Hello, snow leopard! A remote camera detected this elusive animal in the Shamshy Wildlife Sanctuary, Kyrgyzstan. Photo by SLF Kyrgyzstan / Snow Leopard Trust / SAEPF

Saving snow leopards: No small feat. On World Wildlife Day, The Snow Leopard Trust, one of our long-time Partners for Wildlife, announced that 10 Kyrgyz wildlife rangers received a Citizen Ranger Wildlife Award for their courage in the fight against illegal hunting in the Kyrgyz Republic’s snow leopard habitat. Earlier in the year, we shared what that courage looks like on the ground as in-country conservation collaborators partnered with the government and local communities to convert a 100-square-mile hunting concession area into the co-managed Shamshy Wildlife Sanctuary.

Hashtag your heart out now that you can share your #woodlandparkzoo experiences easily and quickly over Wi-Fi made possible by Cisco Systems, Inc.

Technology leaps. Great zoo experiences are benefiting from technology, thanks to a significant donation of cloud services and desktop software by Microsoft and, later in the year, a major upgrade in Wi-Fi made possible by Cisco Systems, Inc. Both donations help achieve long-term goals. One was to reduce virtualize physical servers, bringing down IT operations costs and the zoo’s carbon footprint. Another was to provide more modern and accessible science learning and networking through our zoo apps and social media sites.
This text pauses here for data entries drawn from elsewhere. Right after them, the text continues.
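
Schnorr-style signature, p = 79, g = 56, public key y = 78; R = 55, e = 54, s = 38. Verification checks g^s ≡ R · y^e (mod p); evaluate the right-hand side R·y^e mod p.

55

78^54 mod 79 = 1
R · y^e ≡ 55·1 = 55 ≡ 55 (mod 79)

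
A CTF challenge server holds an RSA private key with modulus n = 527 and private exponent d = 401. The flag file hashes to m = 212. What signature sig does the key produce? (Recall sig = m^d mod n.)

m^2 ≡ 212^2 = 44944 ≡ 149
m^4 ≡ 149^2 = 22201 ≡ 67
m^8 ≡ 67^2 = 4489 ≡ 273
m^16 ≡ 273^2 = 74529 ≡ 222
m^32 ≡ 222^2 = 49284 ≡ 273
m^64 ≡ 273^2 = 74529 ≡ 222
m^128 ≡ 222^2 = 49284 ≡ 273
m^256 ≡ 273^2 = 74529 ≡ 222
401 = 256 + 128 + 16 + 1, so m^401 ≡ 222·273·222·212 ≡ 161 (mod 527)

161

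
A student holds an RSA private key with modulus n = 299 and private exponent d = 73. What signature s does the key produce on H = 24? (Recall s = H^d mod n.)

24

H^2 ≡ 24^2 = 576 ≡ 277
H^4 ≡ 277^2 = 76729 ≡ 185
H^8 ≡ 185^2 = 34225 ≡ 139
H^16 ≡ 139^2 = 19321 ≡ 185
H^32 ≡ 185^2 = 34225 ≡ 139
H^64 ≡ 139^2 = 19321 ≡ 185
73 = 64 + 8 + 1, so H^73 ≡ 185·139·24 ≡ 24 (mod 299)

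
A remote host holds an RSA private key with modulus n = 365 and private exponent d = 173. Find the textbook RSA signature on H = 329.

274

H^2 ≡ 329^2 = 108241 ≡ 201
H^4 ≡ 201^2 = 40401 ≡ 251
H^8 ≡ 251^2 = 63001 ≡ 221
H^16 ≡ 221^2 = 48841 ≡ 296
H^32 ≡ 296^2 = 87616 ≡ 16
H^64 ≡ 16^2 = 256
H^128 ≡ 256^2 = 65536 ≡ 201
173 = 128 + 32 + 8 + 4 + 1, so H^173 ≡ 201·16·221·251·329 ≡ 274 (mod 365)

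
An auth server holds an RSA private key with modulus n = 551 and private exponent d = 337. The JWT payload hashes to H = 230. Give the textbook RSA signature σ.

288

H^2 ≡ 230^2 = 52900 ≡ 4
H^4 ≡ 4^2 = 16
H^8 ≡ 16^2 = 256
H^16 ≡ 256^2 = 65536 ≡ 518
H^32 ≡ 518^2 = 268324 ≡ 538
H^64 ≡ 538^2 = 289444 ≡ 169
H^128 ≡ 169^2 = 28561 ≡ 460
H^256 ≡ 460^2 = 211600 ≡ 16
337 = 256 + 64 + 16 + 1, so H^337 ≡ 16·169·518·230 ≡ 288 (mod 551)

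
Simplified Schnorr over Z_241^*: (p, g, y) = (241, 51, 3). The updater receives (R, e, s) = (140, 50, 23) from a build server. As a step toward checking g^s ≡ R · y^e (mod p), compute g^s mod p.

206

51^2 = 2601 ≡ 191
51^4 ≡ 191^2 = 36481 ≡ 90
51^8 ≡ 90^2 = 8100 ≡ 147
51^16 ≡ 147^2 = 21609 ≡ 160
23 = 16 + 4 + 2 + 1, so 51^23 ≡ 160·90·191·51 ≡ 206 (mod 241)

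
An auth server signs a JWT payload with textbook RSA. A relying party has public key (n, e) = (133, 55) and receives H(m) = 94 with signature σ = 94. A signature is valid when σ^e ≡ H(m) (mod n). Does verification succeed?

passes

Squares mod 133: σ^1≡94, σ^2≡58, σ^4≡39, σ^8≡58, σ^16≡39, σ^32≡58
55 = 32 + 16 + 4 + 2 + 1, so σ^55 ≡ 58·39·39·58·94 ≡ 94 (mod 133)
Since 94 equals the digest 94, verification succeeds.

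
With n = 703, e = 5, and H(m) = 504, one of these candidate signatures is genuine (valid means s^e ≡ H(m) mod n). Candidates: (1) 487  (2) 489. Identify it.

Candidate 1: 487^5 mod 703 = 635
Candidate 2: 489^5 mod 703 = 504
  → matches H(m) = 504

2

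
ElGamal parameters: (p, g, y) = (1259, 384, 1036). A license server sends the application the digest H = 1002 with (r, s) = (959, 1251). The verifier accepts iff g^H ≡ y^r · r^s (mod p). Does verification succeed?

fails

Left side g^H mod p:
384^2 = 147456 ≡ 153
384^4 ≡ 153^2 = 23409 ≡ 747
384^8 ≡ 747^2 = 558009 ≡ 272
384^16 ≡ 272^2 = 73984 ≡ 962
384^32 ≡ 962^2 = 925444 ≡ 79
384^64 ≡ 79^2 = 6241 ≡ 1205
384^128 ≡ 1205^2 = 1452025 ≡ 398
384^256 ≡ 398^2 = 158404 ≡ 1029
384^512 ≡ 1029^2 = 1058841 ≡ 22
1002 = 512 + 256 + 128 + 64 + 32 + 8 + 2, so 384^1002 ≡ 22·1029·398·1205·79·272·153 ≡ 104 (mod 1259)
Right side y^r · r^s mod p:
1036^2 = 1073296 ≡ 628
1036^4 ≡ 628^2 = 394384 ≡ 317
1036^8 ≡ 317^2 = 100489 ≡ 1028
1036^16 ≡ 1028^2 = 1056784 ≡ 483
1036^32 ≡ 483^2 = 233289 ≡ 374
1036^64 ≡ 374^2 = 139876 ≡ 127
1036^128 ≡ 127^2 = 16129 ≡ 1021
1036^256 ≡ 1021^2 = 1042441 ≡ 1248
1036^512 ≡ 1248^2 = 1557504 ≡ 121
959 = 512 + 256 + 128 + 32 + 16 + 8 + 4 + 2 + 1, so 1036^959 ≡ 121·1248·1021·374·483·1028·317·628·1036 ≡ 25 (mod 1259)
959^2 = 919681 ≡ 611
959^4 ≡ 611^2 = 373321 ≡ 657
959^8 ≡ 657^2 = 431649 ≡ 1071
959^16 ≡ 1071^2 = 1147041 ≡ 92
959^32 ≡ 92^2 = 8464 ≡ 910
959^64 ≡ 910^2 = 828100 ≡ 937
959^128 ≡ 937^2 = 877969 ≡ 446
959^256 ≡ 446^2 = 198916 ≡ 1253
959^512 ≡ 1253^2 = 1570009 ≡ 36
959^1024 ≡ 36^2 = 1296 ≡ 37
1251 = 1024 + 128 + 64 + 32 + 2 + 1, so 959^1251 ≡ 37·446·937·910·611·959 ≡ 832 (mod 1259)
25·832 = 20800 ≡ 656 (mod 1259)
104 ≠ 656, so verification fails.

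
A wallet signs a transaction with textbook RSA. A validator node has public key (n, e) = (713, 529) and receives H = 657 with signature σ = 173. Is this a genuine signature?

forged

Squares mod 713: σ^1≡173, σ^2≡696, σ^4≡289, σ^8≡100, σ^16≡18, σ^32≡324, σ^64≡165, σ^128≡131, σ^256≡49, σ^512≡262
529 = 512 + 16 + 1, so σ^529 ≡ 262·18·173 ≡ 196 (mod 713)
The recovered value 196 does not match the digest 657.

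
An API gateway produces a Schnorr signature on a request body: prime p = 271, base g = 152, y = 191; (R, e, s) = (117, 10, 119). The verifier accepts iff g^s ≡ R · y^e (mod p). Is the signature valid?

valid

g^s mod p:
Squares mod 271: 152^1≡152, 152^2≡69, 152^4≡154, 152^8≡139, 152^16≡80, 152^32≡167, 152^64≡247
119 = 64 + 32 + 16 + 4 + 2 + 1, so 152^119 ≡ 247·167·80·154·69·152 ≡ 105 (mod 271)
R · y^e mod p:
Squares mod 271: 191^1≡191, 191^2≡167, 191^4≡247, 191^8≡34
10 = 8 + 2, so 191^10 ≡ 34·167 ≡ 258 (mod 271)
117·258 = 30186 ≡ 105 (mod 271)
105 ≡ 105 (mod 271); signature holds.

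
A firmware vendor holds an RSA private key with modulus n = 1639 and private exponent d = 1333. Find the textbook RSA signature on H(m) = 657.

Squares mod 1639: (H(m))^1≡657, (H(m))^2≡592, (H(m))^4≡1357, (H(m))^8≡852, (H(m))^16≡1466, (H(m))^32≡427, (H(m))^64≡400, (H(m))^128≡1017, (H(m))^256≡80, (H(m))^512≡1483, (H(m))^1024≡1390
1333 = 1024 + 256 + 32 + 16 + 4 + 1, so (H(m))^1333 ≡ 1390·80·427·1466·1357·657 ≡ 61 (mod 1639)

61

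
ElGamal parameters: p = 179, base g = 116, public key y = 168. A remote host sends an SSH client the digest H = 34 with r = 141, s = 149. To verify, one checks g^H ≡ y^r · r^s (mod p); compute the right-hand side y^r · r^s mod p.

49

168^2 = 28224 ≡ 121
168^4 ≡ 121^2 = 14641 ≡ 142
168^8 ≡ 142^2 = 20164 ≡ 116
168^16 ≡ 116^2 = 13456 ≡ 31
168^32 ≡ 31^2 = 961 ≡ 66
168^64 ≡ 66^2 = 4356 ≡ 60
168^128 ≡ 60^2 = 3600 ≡ 20
141 = 128 + 8 + 4 + 1, so 168^141 ≡ 20·116·142·168 ≡ 15 (mod 179)
141^2 = 19881 ≡ 12
141^4 ≡ 12^2 = 144
141^8 ≡ 144^2 = 20736 ≡ 151
141^16 ≡ 151^2 = 22801 ≡ 68
141^32 ≡ 68^2 = 4624 ≡ 149
141^64 ≡ 149^2 = 22201 ≡ 5
141^128 ≡ 5^2 = 25
149 = 128 + 16 + 4 + 1, so 141^149 ≡ 25·68·144·141 ≡ 51 (mod 179)
y^r · r^s ≡ 15·51 = 765 ≡ 49 (mod 179)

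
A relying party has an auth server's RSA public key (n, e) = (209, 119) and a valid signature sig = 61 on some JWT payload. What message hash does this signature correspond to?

sig^2 ≡ 61^2 = 3721 ≡ 168
sig^4 ≡ 168^2 = 28224 ≡ 9
sig^8 ≡ 9^2 = 81
sig^16 ≡ 81^2 = 6561 ≡ 82
sig^32 ≡ 82^2 = 6724 ≡ 36
sig^64 ≡ 36^2 = 1296 ≡ 42
119 = 64 + 32 + 16 + 4 + 2 + 1, so sig^119 ≡ 42·36·82·9·168·61 ≡ 35 (mod 209)

35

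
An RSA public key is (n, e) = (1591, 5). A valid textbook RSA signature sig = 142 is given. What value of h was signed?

31

sig^5 mod 1591 = 31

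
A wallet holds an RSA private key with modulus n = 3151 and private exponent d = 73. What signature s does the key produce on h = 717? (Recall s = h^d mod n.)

2584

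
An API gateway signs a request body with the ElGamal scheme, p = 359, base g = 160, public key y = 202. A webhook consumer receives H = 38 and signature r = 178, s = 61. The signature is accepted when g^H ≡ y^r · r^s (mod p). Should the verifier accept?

Left side g^H mod p:
Squares mod 359: 160^1≡160, 160^2≡111, 160^4≡115, 160^8≡301, 160^16≡133, 160^32≡98
38 = 32 + 4 + 2, so 160^38 ≡ 98·115·111 ≡ 214 (mod 359)
Right side y^r · r^s mod p:
Squares mod 359: 202^1≡202, 202^2≡237, 202^4≡165, 202^8≡300, 202^16≡250, 202^32≡34, 202^64≡79, 202^128≡138
178 = 128 + 32 + 16 + 2, so 202^178 ≡ 138·34·250·237 ≡ 16 (mod 359)
Squares mod 359: 178^1≡178, 178^2≡92, 178^4≡207, 178^8≡128, 178^16≡229, 178^32≡27
61 = 32 + 16 + 8 + 4 + 1, so 178^61 ≡ 27·229·128·207·178 ≡ 143 (mod 359)
16·143 = 2288 ≡ 134 (mod 359)
214 ≠ 134, so verification fails.

reject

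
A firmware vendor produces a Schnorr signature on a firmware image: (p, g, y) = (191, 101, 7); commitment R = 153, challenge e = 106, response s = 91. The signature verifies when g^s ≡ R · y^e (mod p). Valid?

g^s mod p:
101^2 = 10201 ≡ 78
101^4 ≡ 78^2 = 6084 ≡ 163
101^8 ≡ 163^2 = 26569 ≡ 20
101^16 ≡ 20^2 = 400 ≡ 18
101^32 ≡ 18^2 = 324 ≡ 133
101^64 ≡ 133^2 = 17689 ≡ 117
91 = 64 + 16 + 8 + 2 + 1, so 101^91 ≡ 117·18·20·78·101 ≡ 116 (mod 191)
R · y^e mod p:
7^2 = 49
7^4 ≡ 49^2 = 2401 ≡ 109
7^8 ≡ 109^2 = 11881 ≡ 39
7^16 ≡ 39^2 = 1521 ≡ 184
7^32 ≡ 184^2 = 33856 ≡ 49
7^64 ≡ 49^2 = 2401 ≡ 109
106 = 64 + 32 + 8 + 2, so 7^106 ≡ 109·49·39·49 ≡ 184 (mod 191)
153·184 = 28152 ≡ 75 (mod 191)
116 ≠ 75; the check fails.

no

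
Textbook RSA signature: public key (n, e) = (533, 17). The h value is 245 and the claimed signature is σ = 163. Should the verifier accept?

accept

σ^17 mod 533 = 245
σ^17 mod 533 = 245 matches h.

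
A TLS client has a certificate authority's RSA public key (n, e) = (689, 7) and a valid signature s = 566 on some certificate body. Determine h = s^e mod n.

s^2 ≡ 566^2 = 320356 ≡ 660
s^4 ≡ 660^2 = 435600 ≡ 152
7 = 4 + 2 + 1, so s^7 ≡ 152·660·566 ≡ 630 (mod 689)

630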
The elephants of Borneo. Photo: Hutan.

New Borneo Elephant Zoo Alliance. A partnership of Hutan and our zoo, along with Oregon and Houston zoos, is the first to focus on the little-known Borneo pygmy elephant subspecies. The initiative combats the frequent and sometimes deadly conflicts between people and elephants as logging and palm oil production near wildlife habitat increase. Hutan has been one of the zoo’s Partners for Wildlife since 2007.


Austin Roofer said…
Wow, seems like the zoo had a big success this past year. Plus very proud of their after school programs and for taking time to share their experiences with thousands of learners in school. Best of success in the coming year.